Seküler kültürün icadı doğmalar, izm’ler.
Klasik Batı, orta çağ karanlığı ve kilisenin tahakkümünden kurtulmak için, yeniden doğuş ve aydınlanma hareketi olarak rönesansını gerçekleştirirken eski antik Yunan felsefesinden beslenmeyi tercih edince laisizmi fark etti. Antik döneme ait sanat, bilim, felsefe ve mimarlık gibi klasiklerin tekrardan okutularak deneysel ve felsefi düşünmeye fırsat tanınması Fransız ihtilalini hazırladı ve böylece Batı Fransız ihtilaliyle birlikte rönesansını tamamlamış oldu.

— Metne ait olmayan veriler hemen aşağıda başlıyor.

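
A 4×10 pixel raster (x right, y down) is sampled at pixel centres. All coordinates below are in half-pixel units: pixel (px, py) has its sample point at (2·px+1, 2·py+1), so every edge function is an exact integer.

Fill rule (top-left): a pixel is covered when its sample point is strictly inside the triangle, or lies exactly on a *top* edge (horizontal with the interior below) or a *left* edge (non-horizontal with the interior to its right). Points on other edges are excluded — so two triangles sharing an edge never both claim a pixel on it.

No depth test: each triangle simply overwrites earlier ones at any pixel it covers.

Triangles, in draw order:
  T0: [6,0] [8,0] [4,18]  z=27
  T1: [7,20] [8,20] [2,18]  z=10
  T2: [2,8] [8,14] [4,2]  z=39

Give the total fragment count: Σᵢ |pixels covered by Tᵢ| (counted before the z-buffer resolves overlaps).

T0:
  2·area = 36
  edge (6, 0)→(8, 0): d=(2,0) top-left  bias=+0
  edge (8, 0)→(4, 18): d=(-4,18) right/bottom  bias=-1
  edge (4, 18)→(6, 0): d=(2,-18) top-left  bias=+0
    (3,0)@(7, 1): e=[2,14,20] → X
    (3,1)@(7, 3): e=[6,6,24] → X
    (3,2)@(7, 5): e=[10,-2,28] → .
    (2,4)@(5, 9): e=[18,18,0] → X  [on edge]
    (3,4)@(7, 9): e=[18,-18,36] → .
    (2,5)@(5, 11): e=[22,10,4] → X
    (3,5)@(7, 11): e=[22,-26,40] → .
    (2,6)@(5, 13): e=[26,2,8] → X
    (3,6)@(7, 13): e=[26,-34,44] → .
    (2,7)@(5, 15): e=[30,-6,12] → .
  covered (5 px):
    . . . X
    . . . X
    . . . .
    . . . .
    . . X .
    . . X .
    . . X .
    . . . .
    . . . .
    . . . .
T1:
  2·area = 2  (B↔C swapped to make it positive)
  edge (7, 20)→(2, 18): d=(-5,-2) top-left  bias=+0
  edge (2, 18)→(8, 20): d=(6,2) right/bottom  bias=-1
  edge (8, 20)→(7, 20): d=(-1,0) right/bottom  bias=-1
    (2,9)@(5, 19): e=[1,0,1] → .  [on edge]
  covered (0 px):
    . . . .
    . . . .
    . . . .
    . . . .
    . . . .
    . . . .
    . . . .
    . . . .
    . . . .
    . . . .
T2:
  2·area = 48  (B↔C swapped to make it positive)
  edge (2, 8)→(4, 2): d=(2,-6) top-left  bias=+0
  edge (4, 2)→(8, 14): d=(4,12) right/bottom  bias=-1
  edge (8, 14)→(2, 8): d=(-6,-6) top-left  bias=+0
    (1,2)@(3, 5): e=[0,24,24] → X  [on edge]
    (2,2)@(5, 5): e=[12,0,36] → .  [on edge]
    (0,3)@(1, 7): e=[-8,56,0] → .  [on edge]
    (1,3)@(3, 7): e=[4,32,12] → X
    (2,3)@(5, 7): e=[16,8,24] → X
    (3,3)@(7, 7): e=[28,-16,36] → .
    (1,4)@(3, 9): e=[8,40,0] → X  [on edge]
    (3,4)@(7, 9): e=[32,-8,24] → .
    (0,5)@(1, 11): e=[0,72,-24] → .  [on edge]
    (1,5)@(3, 11): e=[12,48,-12] → .
    (2,5)@(5, 11): e=[24,24,0] → X  [on edge]
    (3,5)@(7, 11): e=[36,0,12] → .  [on edge]
    (3,6)@(7, 13): e=[40,8,0] → X  [on edge]
  covered (7 px):
    . . . .
    . . . .
    . X . .
    . X X .
    . X X .
    . . X .
    . . . X
    . . . .
    . . . .
    . . . .

Result: 12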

Ben Fransız ihtilalini Roma katolik kilisesini ciddi reformlara gitmeye zorlaması yanında, Batı dünyasında teolojik doğmalara karşı felsefi ve düşünsel akımlarının yolunu açan özgürlükler hareketi olarak’ta görürüm. Fransız devrimiyle birlikte her şey mucizevi bir şekilde düzelmedi, ama sosyal değişim talepleri demokratik bir hak olarak kabul edildi. Kilise, Burjuvazi ve Monarşik düzen ilişkisine karşı demokratik ve laik alternatifler geliştirilmesi sosyal dönüşüm olarak kabul edildi.
Yine Fransız ihtilali, kilisenin tahakkümünü ortadan kaldıran laik ve demokratik Cumhuriyet rejimlerine geçişten başka, ulusal bilincin uyanışını da sağladı. Emperyal devletleri parçalayarak, İmparatorluklardan ulus devletçiklerinin türemesine vesile oldu. Bu seferde teolojik monarşilerin yerine kapitalizm, sosyalizm, faşizm, liberalizm vb gibi seküler doğmalar “izim’ler” türeterek insanlığı huzursuz etti. Yani İnsanlar seküler kültürün kendilerine vâdettiği huzur, barış ve refah ortamını bulamayınca başka, başka arayışlara yöneldiler. Kendilerini mutlu edeceğini sandıkları aidiyetler izm’ler, icat ettiler.
Roma Kotolik kilisesinden tamamen farklı bir yapıya sahip olan hilafet devleti Osmanlı İmparatoluğu’nun parçalanarak bünyesinden kırk küsur devlet türetilmesine malesef mani olunamadı. İmparatorluk hamisi olarak, dönemin seküler kültürüne uygun düşen, Türk tipi Laisizm anlayışıyla T.C. Devleti kuruldu. M.Kemal ve Cumhuriyetin kurucu iradesi nasil ki, kamusal alana giren dünyevi sosyal ilişkilerde egitim, sağlık, adalet, güvenlik vs işler devletin sorumluluk alanına giriyorsa, sosyal hayatın inkar edilemez gerçeklerinden birisi olan uhrevi hayatın, yani dini hayatın düzen ve intizamını sağlamak’ta devletin sorumluluk alanına girer düşüncesiyle hareket ederek, bir başka örneği olmayan şekilde dini hayatı Diyanet İşleri Başkanlığına tevdi ederek, anayasal güvenceye almıştır. O münasebetle Türk tipi laiklik anlayışı dedim. Bu manada devletin kamusal alanına giren diğer kurumlarından yargı, adalet, eğitim, sağlık, güvenlik vs kurumlarından kurumsal hak ve anayasal güvence açısından bakıldığında Diyanet İşleri Başkanlığının diğer kurumlardan hiç bir fark ve ayrıcalığı yoktur. Zaman, zaman siyaset kurumunun, din ve diyanet polemiği üzerinden, laikliği tehlikedeymiş gibi gösterme çabalarından başka, bana göre şimdilik laisizmle uyum içerisinde hayatımıza devam ediyoruz.